Les enquêteurs américains ont l’habitude de créer de faux sites pédopornographiques pour attirer les suspects dans leurs filets. En 2012, le Départment of Justice repère ainsi un téléchargeur normand. Lui-même correspond avec un Lillois.

Source : La Voix du Nord

Ce trentenaire vient d’être condamné et inscrit sur le fichier des délinquants sexuels. « C’est une enquête du FBI qui vous vaut d’être jugé aujourd’hui », commence la présidente Audrey Bailleul, le nez plongé dans un dossier.

À la barre, un jeune homme blafard. Sa mine blême tranche sur son complet sombre. Le signalement du FBI remonte à 2012. Quand les policiers français sonnent à la porte du Lillois, deux ans ont passé. L’occasion pour Patrick Férot, l’avocat de cet informaticien, de minimiser les faits reprochés. « Les Américains avaient une autre personne dans le collimateur, résume le défenseur. Ils sont remontés à mon client par ce biais. »

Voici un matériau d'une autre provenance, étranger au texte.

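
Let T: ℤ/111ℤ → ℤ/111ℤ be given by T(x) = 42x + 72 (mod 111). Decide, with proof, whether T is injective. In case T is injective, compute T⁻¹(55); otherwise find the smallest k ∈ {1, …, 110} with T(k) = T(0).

We have gcd(42, 111) = 3 > 1. Taking a = 0 and b = 37: T(0) = 72 and T(37) = 42·37 + 72 = 1626 ≡ 72 (mod 111).
So T(0) = T(37) while 0 ≠ 37, therefore T is not injective.
Since T is not injective, we find the least positive k with T(k) = T(0): this means 42k ≡ 0 (mod 111), i.e. 111 ∣ 42k. Since gcd(42, 111) = 3, dividing through by 3 this holds exactly when 37 ∣ 14k, and as gcd(14, 37) = 1, exactly when 37 ∣ k.
The smallest positive such k is 37.

37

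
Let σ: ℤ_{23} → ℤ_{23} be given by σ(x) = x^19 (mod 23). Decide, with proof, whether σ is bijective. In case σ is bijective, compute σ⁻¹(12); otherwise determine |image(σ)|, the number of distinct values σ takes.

16

Since 23 is prime, the nonzero elements of ℤ_{23} form a cyclic group of order 22.
As gcd(19, 22) = 1, raising to the 19th power is a bijection on this group: if u^19 ≡ v^19 then (uv^{−1})^19 = 1, and the only element of order dividing gcd(19, 22) = 1 is 1, so u = v.
With σ(0) = 0 this makes σ injective on all of ℤ_{23}, hence bijective (finite equal-size domain and codomain). In particular σ is bijective.
Since σ is bijective, we find the preimage of 12. The inverse of x ↦ x^19 on (ℤ_{23})^× is x ↦ x^7, because 19·7 = 133 = 6·22 + 1 ≡ 1 (mod 22) and x^{22} = 1 for x ≠ 0 (Fermat). So σ⁻¹(12) = 12^7 mod 23.
Repeated squaring mod 23: 12^1 ≡ 12, 12^2 ≡ 12² = 144 ≡ 6, 12^4 ≡ 6² = 36 ≡ 13. Since 7 = 4 + 2 + 1, 12^7 ≡ 13·6·12: 13·6 = 78 ≡ 9, then 9·12 = 108 ≡ 16. So 12^7 ≡ 16 (mod 23).
Hence σ⁻¹(12) = 16.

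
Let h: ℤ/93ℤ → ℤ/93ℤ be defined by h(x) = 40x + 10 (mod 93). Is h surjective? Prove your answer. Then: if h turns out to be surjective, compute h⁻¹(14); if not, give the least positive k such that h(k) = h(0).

28

Since gcd(40, 93) = 1, 40 is invertible modulo 93. Euclid's algorithm: 93 = 2·40 + 13, 40 = 3·13 + 1; back-substituting gives 1 = 7·40 − 3·93, so 40⁻¹ ≡ 7 (mod 93).
Then y ↦ 7(y − 10) is a two-sided inverse to h, so every y ∈ ℤ/93ℤ has a preimage.
Thus h is surjective.
Since h is surjective, we find h⁻¹(14): we need 40x ≡ 14 − 10 ≡ 4 (mod 93). Using 40⁻¹ = 7: x ≡ 7·4 = 28, so x = 28.
Check: h(28) = 40·28 + 10 = 1130 = 12·93 + 14 ≡ 14 (mod 93).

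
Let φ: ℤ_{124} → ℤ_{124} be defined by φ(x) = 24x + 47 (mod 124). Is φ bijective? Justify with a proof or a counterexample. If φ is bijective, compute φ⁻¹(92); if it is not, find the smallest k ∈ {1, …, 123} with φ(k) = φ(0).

31

We have gcd(24, 124) = 4 > 1. Taking x_1 = 0 and x_2 = 31: φ(0) = 47 and φ(31) = 24·31 + 47 = 791 ≡ 47 (mod 124).
So φ(0) = φ(31) while 0 ≠ 31, thus φ is not injective, hence not bijective.
Since φ is not bijective, we find the least positive k with φ(k) = φ(0): this means 24k ≡ 0 (mod 124), i.e. 124 ∣ 24k. Since gcd(24, 124) = 4, dividing through by 4 this holds exactly when 31 ∣ 6k, and as gcd(6, 31) = 1, exactly when 31 ∣ k.
The smallest positive such k is 31.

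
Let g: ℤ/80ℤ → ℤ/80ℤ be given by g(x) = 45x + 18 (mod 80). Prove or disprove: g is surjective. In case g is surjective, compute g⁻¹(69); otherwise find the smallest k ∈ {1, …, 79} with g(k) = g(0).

Since gcd(45, 80) = 5, we have 45x ≡ 0 (mod 5) for all x, so g(x) ≡ 3 (mod 5).
But 0 ≢ 3 (mod 5), so 0 ∈ ℤ/80ℤ has no preimage. Thus g is not surjective.
Since g is not surjective, we find the least positive k with g(k) = g(0): this means 45k ≡ 0 (mod 80), i.e. 80 ∣ 45k. Since gcd(45, 80) = 5, dividing through by 5 this holds exactly when 16 ∣ 9k, and as gcd(9, 16) = 1, exactly when 16 ∣ k.
The smallest positive such k is 16.

16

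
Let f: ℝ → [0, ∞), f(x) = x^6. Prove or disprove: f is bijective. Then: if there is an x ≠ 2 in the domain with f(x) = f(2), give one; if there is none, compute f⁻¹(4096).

-2

f(2) = 64 = (−2)^6 = f(−2) (since 6 is even), with 2 ≠ −2. So f is not injective, hence not bijective.
For the follow-up, such an x exists: taking x = −2 ∈ ℝ gives f(−2) = 64 = f(2) with −2 ≠ 2.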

N. V. a peut-être été atteint par ricochet. Il n’est pas pour autant ménagé par les magistrats. « Vous avez connu une première alerte, souligne la procureure Flavie Briche. Vous avez été surpris par votre compagne. Pourtant, vous avez continué. »

« Des enfants avec des poupées, des doudous… »

En France, le téléchargement ou même le simple visionnage de fichiers à caractère pédopornographiques sont illégaux et peuvent mener face au tribunal. Dans ce cas précis, il est question de dizaines de fichiers. Sans oublier un chat sous pseudo : Julie59Bel et des contacts avec des jeunes filles se déshabillant face à la webcam. La représentante du parquet est particulièrement perturbée par le contenu du dossier. « On y trouve des enfants avec des poupées, des doudous… », insiste Flavie Briche, faisant ainsi remarquer le jeune âge de ces cibles. D’où des réquisitions sévères à l’égard d’un homme au casier judiciaire sans tache jusque-là. Un an de prison avec sursis et mise à l’épreuve et une inscription au fichier des délinquants sexuels.

« Des pulsions »

N. V. évoque des « pulsions », jure qu’il a « entamé des soins ». Ce sera finalement quatre mois de sursursis avec mise à l’épreuve (SME) avec obligation de soins. Et une inscription au fichier des délinquants sexuels.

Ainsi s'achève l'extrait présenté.